羽田空港ゲート内での待ち合わせ、航空会社の女性職員に優しく車椅子を押してもらい、満足顔な様子に一言。「こんなに楽ができるのなら、また来れるわね~」と、昨日までの反応とは大違いの言葉に、思わず姉と顔を見合わせてしまった。(そうよ。今回は奮発してプレミアムクラスにしたのよ)痛い出費であったが、母の思わぬ言葉に始まったばかりの旅に安堵した。

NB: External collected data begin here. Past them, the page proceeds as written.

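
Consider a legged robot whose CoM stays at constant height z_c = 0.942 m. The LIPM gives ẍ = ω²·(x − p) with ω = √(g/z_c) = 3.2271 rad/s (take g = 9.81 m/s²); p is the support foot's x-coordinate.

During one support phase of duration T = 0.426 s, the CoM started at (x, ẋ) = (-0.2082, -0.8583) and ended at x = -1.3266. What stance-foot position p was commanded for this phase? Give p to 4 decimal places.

ωT = 3.2271·0.426 = 1.374745; cosh(ωT) = 2.103485, sinh(ωT) = 1.850581
x(T) = p + (x₀−p)·cosh(ωT) + (ẋ₀/ω)·sinh(ωT) ⇒ p·(1 − cosh) = x(T) − x₀·cosh − (ẋ₀/ω)·sinh
numerator   = -1.3266 − (-0.2082)·2.103485 − (-0.8583/3.2271)·1.850581 = -0.396462
denominator = 1 − 2.103485 = -1.103485
p = -0.396462 / -1.103485 = 0.3593

p = 0.3593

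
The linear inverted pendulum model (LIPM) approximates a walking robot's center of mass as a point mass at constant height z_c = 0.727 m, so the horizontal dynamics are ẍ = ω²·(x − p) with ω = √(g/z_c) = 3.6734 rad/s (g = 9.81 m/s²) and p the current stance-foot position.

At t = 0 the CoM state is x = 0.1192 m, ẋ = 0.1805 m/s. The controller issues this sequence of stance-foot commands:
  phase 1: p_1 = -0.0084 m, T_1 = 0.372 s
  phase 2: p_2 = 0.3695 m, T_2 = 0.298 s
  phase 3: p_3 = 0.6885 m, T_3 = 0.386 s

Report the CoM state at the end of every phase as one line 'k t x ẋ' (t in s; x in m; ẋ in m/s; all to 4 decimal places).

1 0.3720 0.3482 1.2363
2 0.6700 0.7806 1.9499
3 1.0560 1.9211 4.9184

phase 1: p=-0.0084, T=0.372, ωT=1.366505, cosh=2.088308, sinh=1.833312; start (x,ẋ)=(0.119200, 0.180500) → end (x,ẋ)=(0.348152, 1.236260)
phase 2: p=0.3695, T=0.298, ωT=1.094673, cosh=1.661427, sinh=1.326779; start (x,ẋ)=(0.348152, 1.236260) → end (x,ẋ)=(0.780550, 1.949909)
phase 3: p=0.6885, T=0.386, ωT=1.417932, cosh=2.185395, sinh=1.943181; start (x,ẋ)=(0.780550, 1.949909) → end (x,ẋ)=(1.921143, 4.918384)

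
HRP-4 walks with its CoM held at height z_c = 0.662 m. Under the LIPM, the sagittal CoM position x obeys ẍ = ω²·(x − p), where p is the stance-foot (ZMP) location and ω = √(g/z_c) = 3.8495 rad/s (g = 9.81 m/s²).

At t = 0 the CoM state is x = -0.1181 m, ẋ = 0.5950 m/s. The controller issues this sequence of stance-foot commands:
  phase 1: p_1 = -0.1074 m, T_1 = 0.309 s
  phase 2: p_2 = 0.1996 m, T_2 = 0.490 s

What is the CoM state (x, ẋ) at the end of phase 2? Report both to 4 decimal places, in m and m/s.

x = 0.7187, ẋ = 2.2070

phase 1: p=-0.1074, T=0.309, ωT=1.189496, cosh=1.794899, sinh=1.490524; start (x,ẋ)=(-0.118100, 0.595000) → end (x,ẋ)=(0.103778, 1.006571)
phase 2: p=0.1996, T=0.490, ωT=1.886255, cosh=3.373132, sinh=3.221493; start (x,ẋ)=(0.103778, 1.006571) → end (x,ẋ)=(0.718740, 2.206997)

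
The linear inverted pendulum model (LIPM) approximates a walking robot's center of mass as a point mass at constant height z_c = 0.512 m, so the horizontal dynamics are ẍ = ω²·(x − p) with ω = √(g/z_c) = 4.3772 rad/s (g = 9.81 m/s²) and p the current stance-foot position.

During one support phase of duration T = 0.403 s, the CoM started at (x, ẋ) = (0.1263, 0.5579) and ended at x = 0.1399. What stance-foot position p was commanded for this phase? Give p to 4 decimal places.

p = 0.2997

ωT = 4.3772·0.403 = 1.764012; cosh(ωT) = 3.003579, sinh(ωT) = 2.832223
x(T) = p + (x₀−p)·cosh(ωT) + (ẋ₀/ω)·sinh(ωT) ⇒ p·(1 − cosh) = x(T) − x₀·cosh − (ẋ₀/ω)·sinh
numerator   = 0.1399 − (0.1263)·3.003579 − (0.5579/4.3772)·2.832223 = -0.600436
denominator = 1 − 3.003579 = -2.003579
p = -0.600436 / -2.003579 = 0.2997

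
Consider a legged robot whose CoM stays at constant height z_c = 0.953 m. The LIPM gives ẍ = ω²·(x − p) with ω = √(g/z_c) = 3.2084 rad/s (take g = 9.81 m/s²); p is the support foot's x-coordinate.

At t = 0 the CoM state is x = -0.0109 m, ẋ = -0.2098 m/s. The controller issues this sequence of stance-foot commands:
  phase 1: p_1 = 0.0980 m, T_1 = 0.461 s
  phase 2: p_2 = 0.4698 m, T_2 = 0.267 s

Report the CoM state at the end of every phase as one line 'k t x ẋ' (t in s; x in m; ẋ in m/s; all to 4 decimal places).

phase 1: p=0.0980, T=0.461, ωT=1.479072, cosh=2.308361, sinh=2.080512; start (x,ẋ)=(-0.010900, -0.209800) → end (x,ẋ)=(-0.289427, -1.211214)
phase 2: p=0.4698, T=0.267, ωT=0.856643, cosh=1.389913, sinh=0.965328; start (x,ẋ)=(-0.289427, -1.211214) → end (x,ẋ)=(-0.949883, -4.034927)

1 0.4610 -0.2894 -1.2112
2 0.7280 -0.9499 -4.0349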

山形県三川町押切を訪れたのは54年前の家族旅行。あれから半世紀以上の時が過ぎ、専攻科修了論文がきっかけで訪れた2年前、そして今回は父の弔いを兼ねての訪問になる。
日本海沿岸の湯野浜温泉を宿にし、夕食は郷土料理「地魚のわっぱ煮」をいただいた。PM3時から焼いていたという丸い石を、味噌汁が入っているおひつのような桶に入れ、ハタハタ・鮭や野菜等の具材を次々に入れて、石の余熱で調理するというものだ。魚の身は、ほっこりと味噌仕立てと相性よく、汁を飲み干したいほどだった。セッティングされていた利き酒は、清酒「大山」・純米酒 生酒「なまいき」・生吟醸酒「くどき上手」とネーミングもよろしく、やっぱり米どころのお酒だと感激して、宿の戦略にはまり追加オーダーしてしまった。地球温暖化の影響と品種改良により、美味しいお米が北海道へと移動して来ているというが、新米の「つや姫」も美味だ。
到着時は暴風が吹き荒れていたが、翌日はすっきりと晴れ渡った日本海が見渡せた。
広大な庄内平野に実る稲は黄金色に広がり、遠くには月山が秋の空に映えて見えていたのだが、母の眼には明らかに内地の自然と北海道とは違って見えたようだ。それは、父が生前に、母へ語っていた言葉にあるようだった。
訪れた日はお彼岸の入りにあたり、父の実家の寺をお参りしてから出羽三山のひとつ「羽黒山」へと向かう。樹齢300~500年の山頂に至る山道の杉木立の間に素木造りの国宝・五重塔は、少し離れたご神木に見守られてスクッと建っていた。偶然にも、訪れた一瞬の間だが、ご神木だけに光が差し込んだ光景があった。パワースポットにもなっているというこの地は、目には見えない何かに覆われている気がした。
山の麓にある庄内札所33所霊場の第1番にもなっている羽黒山正善院黄金堂には、羽黒山内の文化財の多くがこのお堂に祀られており、現在でも毎年8月24日~9月1日まで羽黒山伏峰修行が行われているとのことだ。来年の5月~10月の期間に、羽黒山・湯殿山・月山の大権現が一同に御開帳となることを聞き、来年も元気で訪れたいと高齢の母が意欲を持てたことは、思い切って「親孝行ツアー」を実行しての収穫だった。
「秋ふかき季節」に、ルルル♪ルルル♪ルルルル♪の音楽にひかれて、「そうだ。○○へ」訪れてみませんか。